SÃO PAULO – Muito se fala dos cuidados com a documentação na hora de comprar um imóvel. Contudo, quem vai comprar a casa própria, especialmente pela primeira vez, deve fazer algumas outras observações antes de fechar negócio.

De acordo com a diretora da Lello Imóveis, Roseli Hernandes, o primeiro passo é decidir se este imóvel será uma aquisição para se viver por um período ou para a vida inteira. Isso porque, a primeira hipótese, diz ela, permite a compra de uma casa ou apartamento menor, com custos mais baixos.

Por outro lado, no caso da segunda opção, será necessário fazer um planejamento familiar, antes de sair procurando o imóvel ideal, para assim, ter uma ideia do tamanho necessário da propriedade.

“Se a pessoa, o casal, deseja comprar um imóvel para viver a vida inteira ou uma boa parte dela, é preciso pensar quantos filhos esta pessoa quer ter, se há a possibilidade de pais ou parentes mais velhos irem morar com ela no futuro e mesmo se ela pensa em ter um animal doméstico”, alerta.

Localização
Definido o tamanho, outra consideração importante é a localização. Neste caso, o futuro morador deve observar a distância do local de trabalho ou da escola dos filhos, os serviços prestados pelo bairro, além da vizinhança.

“O quesito vizinhança é importantíssimo, pois pessoas que gostam de silêncio não devem morar próximo a bares, avenidas movimentadas, ou mesmo perto de linhas de trens ou metrô”, diz.

Também deve ser observada a questão da segurança e da mobilidade, o que deve ser pensado conforme a rotina dos moradores do imóvel.

Gastos
No que diz respeito aos custos, Roseli orienta que as famílias comprometam no máximo 25% da sua renda com as despesas relacionadas ao imóvel, o que inclui gastos com financiamento, se houver, IPTU (Imposto Predial e Territorial Urbano) e condomínio.

“O valor de condomínio deve ser observado com muita atenção, pois, muitas vezes, é melhor optar por um imóvel mais caro, porém com condomínio menor, do que onerar demasiadamente o orçamente da família”.

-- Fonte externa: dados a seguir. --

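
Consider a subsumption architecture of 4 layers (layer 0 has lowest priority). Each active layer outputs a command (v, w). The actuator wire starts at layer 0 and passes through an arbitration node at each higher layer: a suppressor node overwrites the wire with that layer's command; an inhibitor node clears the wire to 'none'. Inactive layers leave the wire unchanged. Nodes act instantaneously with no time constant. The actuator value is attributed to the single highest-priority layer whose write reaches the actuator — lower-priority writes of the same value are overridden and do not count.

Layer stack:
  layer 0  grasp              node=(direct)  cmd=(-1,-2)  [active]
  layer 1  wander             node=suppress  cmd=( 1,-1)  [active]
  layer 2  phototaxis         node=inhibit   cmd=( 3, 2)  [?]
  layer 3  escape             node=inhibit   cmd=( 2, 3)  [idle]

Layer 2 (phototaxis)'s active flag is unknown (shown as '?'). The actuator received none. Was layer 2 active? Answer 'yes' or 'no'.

If layer 2 is active=yes:
  actuator would be none
If layer 2 is active=no:
  actuator would be (1, -1)
Observed none, so layer 2 was active.

yes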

Ainda com o objetivo de economizar, a diretora da Lello Imóveis diz que pode valer a pena a compra de um imóvel usado, em vez de um novo. A explicação, segundo ela, está no poder de negociação, já que um imóvel usado pode chegar a custar cerca de 50% menos do que uma propriedade nova com características semelhantes.(Infomoney)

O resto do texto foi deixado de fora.